Minimum of...

Note that $a=(a-b)+b\ge 2\sqrt{(a-b)b}$ , which implies that $\frac{1}{(a-b)b} \ge \frac{4}{a^2}$ .

Now $\sqrt{2}a^3+\frac{3}{ab-b^2}\ge \sqrt{2}a^3+\frac{12}{a^2}=$ $\frac{\sqrt{2}}{2}a^3+\frac{\sqrt{2}}{2}a^3+\frac{4}{a^2}+\frac{4}{a^2}+\frac{4}{a^2}\ge 5\left(2^5\right)^{\frac{1}{5}}=10$ , where the equality holds iff $a=\sqrt{2}$ and $b=\frac{\sqrt{2}}{2}$ .

Since $a>b>0$ , we can let $a=b+x$ , where $x>0$ . Let $f(a,b)$ be the expression.

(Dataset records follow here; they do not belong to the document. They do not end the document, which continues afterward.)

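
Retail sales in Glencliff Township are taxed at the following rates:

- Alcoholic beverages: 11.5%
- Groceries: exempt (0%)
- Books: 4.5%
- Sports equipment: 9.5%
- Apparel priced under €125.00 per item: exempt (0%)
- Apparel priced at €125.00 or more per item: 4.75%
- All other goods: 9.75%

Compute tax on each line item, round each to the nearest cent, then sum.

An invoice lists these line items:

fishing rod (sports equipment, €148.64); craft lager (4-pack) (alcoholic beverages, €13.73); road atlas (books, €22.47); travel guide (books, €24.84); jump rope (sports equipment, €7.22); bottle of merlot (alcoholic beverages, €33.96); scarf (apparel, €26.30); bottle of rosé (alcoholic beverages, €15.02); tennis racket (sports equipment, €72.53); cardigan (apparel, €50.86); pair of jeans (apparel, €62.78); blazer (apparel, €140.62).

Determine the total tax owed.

€37.73

Fishing rod €148.64: sports equipment → 9.5% → €14.12
Craft lager (4-pack) €13.73: alcoholic beverages → 11.5% → €1.58
Road atlas €22.47: books → 4.5% → €1.01
Travel guide €24.84: books → 4.5% → €1.12
Jump rope €7.22: sports equipment → 9.5% → €0.69
Bottle of merlot €33.96: alcoholic beverages → 11.5% → €3.91
Scarf €26.30: apparel, under €125.00 → 0% → €0.00
Bottle of rosé €15.02: alcoholic beverages → 11.5% → €1.73
Tennis racket €72.53: sports equipment → 9.5% → €6.89
Cardigan €50.86: apparel, under €125.00 → 0% → €0.00
Pair of jeans €62.78: apparel, under €125.00 → 0% → €0.00
Blazer €140.62: apparel, €125.00 or more → 4.75% → €6.68
Total tax = €14.12 + €1.58 + €1.01 + €1.12 + €0.69 + €3.91 + €1.73 + €6.89 + €6.68 = €37.73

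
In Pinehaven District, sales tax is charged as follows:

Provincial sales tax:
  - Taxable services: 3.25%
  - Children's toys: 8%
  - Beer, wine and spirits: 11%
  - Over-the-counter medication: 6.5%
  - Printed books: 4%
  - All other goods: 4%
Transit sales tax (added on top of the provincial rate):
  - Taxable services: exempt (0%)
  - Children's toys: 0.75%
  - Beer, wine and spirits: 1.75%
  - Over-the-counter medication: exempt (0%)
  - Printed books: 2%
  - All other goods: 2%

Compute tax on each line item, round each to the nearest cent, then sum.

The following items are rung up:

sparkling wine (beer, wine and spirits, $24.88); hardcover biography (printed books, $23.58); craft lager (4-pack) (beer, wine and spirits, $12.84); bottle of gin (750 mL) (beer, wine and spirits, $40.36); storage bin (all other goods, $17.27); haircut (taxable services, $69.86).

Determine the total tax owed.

$14.68

Sparkling wine $24.88: beer, wine and spirits → 11% + 1.75% transit = 12.75% → $3.17
Hardcover biography $23.58: printed books → 4% + 2% transit = 6% → $1.41
Craft lager (4-pack) $12.84: beer, wine and spirits → 11% + 1.75% transit = 12.75% → $1.64
Bottle of gin (750 mL) $40.36: beer, wine and spirits → 11% + 1.75% transit = 12.75% → $5.15
Storage bin $17.27: all other goods → 4% + 2% transit = 6% → $1.04
Haircut $69.86: taxable services → 3.25% + 0% transit = 3.25% → $2.27
Total tax = $3.17 + $1.41 + $1.64 + $5.15 + $1.04 + $2.27 = $14.68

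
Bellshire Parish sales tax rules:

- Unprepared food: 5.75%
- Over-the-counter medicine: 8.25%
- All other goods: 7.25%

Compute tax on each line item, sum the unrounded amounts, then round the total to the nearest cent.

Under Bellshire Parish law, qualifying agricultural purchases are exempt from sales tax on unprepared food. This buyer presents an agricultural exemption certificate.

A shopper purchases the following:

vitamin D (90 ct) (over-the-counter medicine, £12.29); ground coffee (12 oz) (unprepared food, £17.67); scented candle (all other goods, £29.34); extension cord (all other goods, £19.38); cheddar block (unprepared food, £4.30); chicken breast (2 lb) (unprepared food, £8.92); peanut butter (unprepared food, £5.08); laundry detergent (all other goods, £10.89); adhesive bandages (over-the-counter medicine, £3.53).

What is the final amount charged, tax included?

£117.03

Vitamin D (90 ct) £12.29: over-the-counter medicine → 8.25% → £1.013925
Ground coffee (12 oz) £17.67: unprepared food, buyer-exempt → 0% → £0.00
Scented candle £29.34: all other goods → 7.25% → £2.12715
Extension cord £19.38: all other goods → 7.25% → £1.40505
Cheddar block £4.30: unprepared food, buyer-exempt → 0% → £0.00
Chicken breast (2 lb) £8.92: unprepared food, buyer-exempt → 0% → £0.00
Peanut butter £5.08: unprepared food, buyer-exempt → 0% → £0.00
Laundry detergent £10.89: all other goods → 7.25% → £0.789525
Adhesive bandages £3.53: over-the-counter medicine → 8.25% → £0.291225
Subtotal = £111.40; unrounded tax = £5.626875 → £5.63; total due = £117.03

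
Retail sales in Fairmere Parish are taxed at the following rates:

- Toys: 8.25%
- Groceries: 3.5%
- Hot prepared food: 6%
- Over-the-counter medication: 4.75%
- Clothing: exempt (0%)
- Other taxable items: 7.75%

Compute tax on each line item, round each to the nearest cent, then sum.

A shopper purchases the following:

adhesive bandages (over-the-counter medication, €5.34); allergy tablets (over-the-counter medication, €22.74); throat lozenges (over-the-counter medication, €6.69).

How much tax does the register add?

€1.65

Adhesive bandages €5.34: over-the-counter medication → 4.75% → €0.25
Allergy tablets €22.74: over-the-counter medication → 4.75% → €1.08
Throat lozenges €6.69: over-the-counter medication → 4.75% → €0.32
Total tax = €0.25 + €1.08 + €0.32 = €1.65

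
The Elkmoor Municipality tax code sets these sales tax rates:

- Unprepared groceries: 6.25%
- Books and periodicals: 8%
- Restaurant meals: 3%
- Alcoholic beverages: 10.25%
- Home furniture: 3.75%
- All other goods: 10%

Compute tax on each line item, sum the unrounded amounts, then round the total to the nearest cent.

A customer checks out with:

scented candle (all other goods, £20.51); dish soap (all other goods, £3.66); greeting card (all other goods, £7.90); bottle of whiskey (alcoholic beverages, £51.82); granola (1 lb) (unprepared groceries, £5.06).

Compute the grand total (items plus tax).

£97.78

Scented candle £20.51: all other goods → 10% → £2.051
Dish soap £3.66: all other goods → 10% → £0.366
Greeting card £7.90: all other goods → 10% → £0.79
Bottle of whiskey £51.82: alcoholic beverages → 10.25% → £5.31155
Granola (1 lb) £5.06: unprepared groceries → 6.25% → £0.31625
Subtotal = £88.95; unrounded tax = £8.8348 → £8.83; total due = £97.78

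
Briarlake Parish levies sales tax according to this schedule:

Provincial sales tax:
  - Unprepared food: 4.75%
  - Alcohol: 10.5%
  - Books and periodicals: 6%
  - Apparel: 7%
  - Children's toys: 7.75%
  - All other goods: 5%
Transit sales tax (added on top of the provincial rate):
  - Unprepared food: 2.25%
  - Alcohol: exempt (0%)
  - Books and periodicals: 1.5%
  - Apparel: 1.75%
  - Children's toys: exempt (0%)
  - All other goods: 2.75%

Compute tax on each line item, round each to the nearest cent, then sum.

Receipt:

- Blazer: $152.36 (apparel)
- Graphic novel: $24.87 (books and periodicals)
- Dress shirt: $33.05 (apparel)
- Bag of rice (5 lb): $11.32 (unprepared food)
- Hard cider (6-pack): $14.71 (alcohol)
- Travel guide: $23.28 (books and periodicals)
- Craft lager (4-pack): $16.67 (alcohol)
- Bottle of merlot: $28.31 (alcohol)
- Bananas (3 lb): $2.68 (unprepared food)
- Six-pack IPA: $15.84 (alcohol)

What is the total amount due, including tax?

Blazer $152.36: apparel → 7% + 1.75% transit = 8.75% → $13.33
Graphic novel $24.87: books and periodicals → 6% + 1.5% transit = 7.5% → $1.87
Dress shirt $33.05: apparel → 7% + 1.75% transit = 8.75% → $2.89
Bag of rice (5 lb) $11.32: unprepared food → 4.75% + 2.25% transit = 7% → $0.79
Hard cider (6-pack) $14.71: alcohol → 10.5% + 0% transit = 10.5% → $1.54
Travel guide $23.28: books and periodicals → 6% + 1.5% transit = 7.5% → $1.75
Craft lager (4-pack) $16.67: alcohol → 10.5% + 0% transit = 10.5% → $1.75
Bottle of merlot $28.31: alcohol → 10.5% + 0% transit = 10.5% → $2.97
Bananas (3 lb) $2.68: unprepared food → 4.75% + 2.25% transit = 7% → $0.19
Six-pack IPA $15.84: alcohol → 10.5% + 0% transit = 10.5% → $1.66
Subtotal = $323.09; tax = $28.74; total due = $351.83

$351.83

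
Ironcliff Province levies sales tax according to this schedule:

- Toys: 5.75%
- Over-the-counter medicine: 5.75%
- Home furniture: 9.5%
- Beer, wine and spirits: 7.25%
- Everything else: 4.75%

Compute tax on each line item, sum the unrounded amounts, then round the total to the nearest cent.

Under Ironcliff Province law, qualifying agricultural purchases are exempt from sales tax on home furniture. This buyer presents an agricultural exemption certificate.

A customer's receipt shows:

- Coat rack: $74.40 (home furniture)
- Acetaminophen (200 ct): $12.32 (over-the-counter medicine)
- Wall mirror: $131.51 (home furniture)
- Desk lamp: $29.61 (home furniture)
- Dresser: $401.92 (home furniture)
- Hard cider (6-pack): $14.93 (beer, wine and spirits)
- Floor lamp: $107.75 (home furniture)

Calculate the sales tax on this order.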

Then

$\begin{aligned} f(a,b) & = \sqrt 2 a^3 + \frac 3{ab-b^2} \\ & = \sqrt 2 (\blue{b+x})^3 + \frac 3{bx} & \small \blue{\text{By AM-GM inequality}} \\ & \ge \sqrt 2 (\blue{2\sqrt{bx}})^3 + \frac 3{bx} \\ & = 4(\sqrt{2bx})^3 + \frac 6{(\sqrt{2bx})^2} \end{aligned}$

Let $u = \sqrt{2bx}$ and $g(u) = 4u^3 + \dfrac 6{u^2} \implies \dfrac {dg(u)}{du} = 12u^2 - \dfrac {12}{u^3} \implies u = 1$ , when $\dfrac {dg(u)}{du} = 0$ . Since $\dfrac {d^2 g(u)}{du} \bigg|_{u=1} > 0$ , $\min (g(u)) = g(1) = 10$ . Therefore $f(a,b) \ge \boxed{10}$ and equality occurs when $b = x = \dfrac 1{\sqrt 2}$ and $a=\sqrt 2$ .

minimizing $\sqrt{2} a^{3} + \frac{3}{(b)(a-b)}$

-> $\sqrt{2} a^{3} + \frac{3a}{(a)(b)(a-b)}$

-> $\sqrt{2} a^{3} + \frac{3}{a} (\frac{1}{a-b} + \frac{1}{b})$

by AM HM inequality, $\frac{1}{a-b} + \frac{1}{b} >= \frac{4}{a}$

therefore, we have to minimize $\sqrt{2} a^{3} + \frac{12}{a^{2}}.$

break it into $\frac {\sqrt{2}}{2} a^{3} + \frac {\sqrt{2}}{2} a^{3} + \frac{4}{a^{2}} + \frac{4}{a^{2}} + \frac{4}{a^{2}}.$

Applying AM GM, $\frac {\sqrt{2}}{2} a^{3} + \frac {\sqrt{2}}{2} a^{3} + \frac{4}{a^{2}} + \frac{4}{a^{2}} + \frac{4}{a^{2}} >= 5 \times ((\frac {\sqrt{2}}{2})^{2} 64)^{1/5}$ Which gives \( \boxed{10}

\)